Les murs, crépis, patines, etc … ayant été respectés, les sols ont été réparés et les manques comblés aux endroits nécessaires. Les encadrements, les linteaux et les portes et fenêtres ont été replacés. Quand on passe au logement […] l’intérieur, sur le même modèle que celui de Naranjos, a réutilisé les cavités des poutres d’origine et il a comme support un double système qui renforce le sol dans les deux sens, sur ceux-les planches et sur les planches, les petites lames qui […]font toute la beauté du parquet en lui donnant une apparence si agréable et accueillante. Le bois qui recouvre le sol est scrupuleusement ciré et lustré comme le veut la tradition […]

Comme il s’agit d’un Musée, il n’aurait pas été prudent de diviser l’habitation en petites pièces […]

MOBILIER

La collecte du mobilier de La Isabelica a été un fait providentiel. Des familles qui conservaient avec un véritable amour des souvenirs de famille ont généreusement fait don de pièces de mobilier que leurs ancêtres avaient sauvées des guerres, des incendies, des faillites économiques et des tremblements de terre.[…]

Des lampes, des lanternes, des fanaux, des cages, des jarres, des tapis, des instruments de couture et de repassage, ont été collectés, restaurés, conservés et préparés pour être exposés. La liste est longue.

Au début, il a été difficile de trouver parmi les nombreux paysans qui travaillaient là une personne qui s’intéresse à la collecte et au nettoyage des débris de poterie, des bouts de verre, des tessons de bouteilles.
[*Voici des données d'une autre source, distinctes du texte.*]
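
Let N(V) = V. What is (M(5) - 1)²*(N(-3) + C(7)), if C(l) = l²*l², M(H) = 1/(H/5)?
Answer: 0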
Par la suite, trois individus se sont portés volontaires, deux adultes et un jeune,[…] Darwin Deas, 15 ans (…] a commencé patiemment à rassembler les morceaux qui constituaient une même pièce, à les coller avec un ciment spécial, à remplacer les parties manquantes par du plâtre, en les modelant, etc … Ensuite, il a appris à les peindre. Ainsi la collection de vaisselle restaurée s’est rapidement agrandie. Une intéressante collection de poids et mesures a été constituée […] Une excellente collection d’outils est exposée dans la salle réservée à l’outillage. Grâce à des familles de Guantánamo, notamment, on a rassemblé des photographies, des daguerréotypes, des dessins au crayon, des gravures, des lithographies […]

En annexe à ce travail de recherche archéologique, nous avons préparé un recueil qui fera l’objet d’une publication différenciée […]

1 Fernando Boytel Jambú ( NdT)

2 NdT : le site La Isabelica Museum (Santiago de Cuba Province) de tripadvisor présente une belle galerie de 37 photos.